Excerpts from UNECE GHS: 
Chapter 3.6: Carcinogenicity 
Point 3.6.2: Classification criteria for substances 
Paragraph 3.6.2.7: ‘The relative hazard potential of a chemical is a function of its potency
There is great variability in potency among chemicals, and it may be important to account 
for these potency differences. The work that remains to be done is to examine methods for 
potency estimation. Carcinogenicity potency as used here
 [for classification purposes] does 
not preclude risk assessment
.’ 
 
Note: the idea that potency may be an intrinsic part of the carcinogenicity potential is clearly 
acknowledged in GHS. 
  
Excerpts from CLP (carcinogenicity): 
3.6.2.2.6. ‘Some important factors which may be taken into consideration [in 
carcinogenicity classification], when assessing the overall level of concern are: 
[…] 
(b) multi-site responses; 
(c) progression of lesions to malignancy; 
(d) reduced tumour latency; 
(e) whether responses are in single or both sexes; 
(f) whether responses are in a single species or several species; 
[…] 
(j) the possibility of a confounding effect of excessive toxicity at test doses;’ 
 
Note: all factors listed above are direct references to qualitative potency.   

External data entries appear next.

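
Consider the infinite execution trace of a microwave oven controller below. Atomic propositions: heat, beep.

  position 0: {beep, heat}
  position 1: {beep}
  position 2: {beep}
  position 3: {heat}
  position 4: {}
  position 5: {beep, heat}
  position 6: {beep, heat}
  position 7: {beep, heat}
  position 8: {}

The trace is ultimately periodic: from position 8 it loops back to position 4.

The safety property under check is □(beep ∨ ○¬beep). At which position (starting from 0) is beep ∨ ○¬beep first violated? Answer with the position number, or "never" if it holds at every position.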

The same CLP section also recognizes mutagenicity as a particularly important indicator for 
carcinogenicity potency: 
 
Mutagenicity: it is recognised that genetic events are central in the overall process of 
cancer development. Therefore evidence of mutagenic activity in vivo may indicate that a 
substance has a potential for carcinogenic effects.
’ 
  
Excerpts from CLP, Reprotox: 
3.7.2.4.1: ‘[…]In the interpretation of the developmental outcome to decide classification for 
developmental effects it is important to consider the possible influence of maternal toxicity. 
[…]’ 
 
Note: this is another qualitative reference to potency : substances that can harm the fetus in the 
absence of maternal toxicity are intrinsically more potent developmental toxins than others (with 
the former, protecting the mother won’t necessarily protect the fetus). The following excerpt 
confirms the above statement, by considering two different reprotox categories depending on the 
presence  or absence of maternal toxicity: 
 
3.7.2.4.3. ‘Classification shall not automatically be discounted for substances that produce 
developmental toxicity only in association with maternal toxicity, even if a specific 
maternally-mediated mechanism has been demonstrated. In such a case, classification in 
Category 2 may be considered more appropriate than Category 1.[…]’.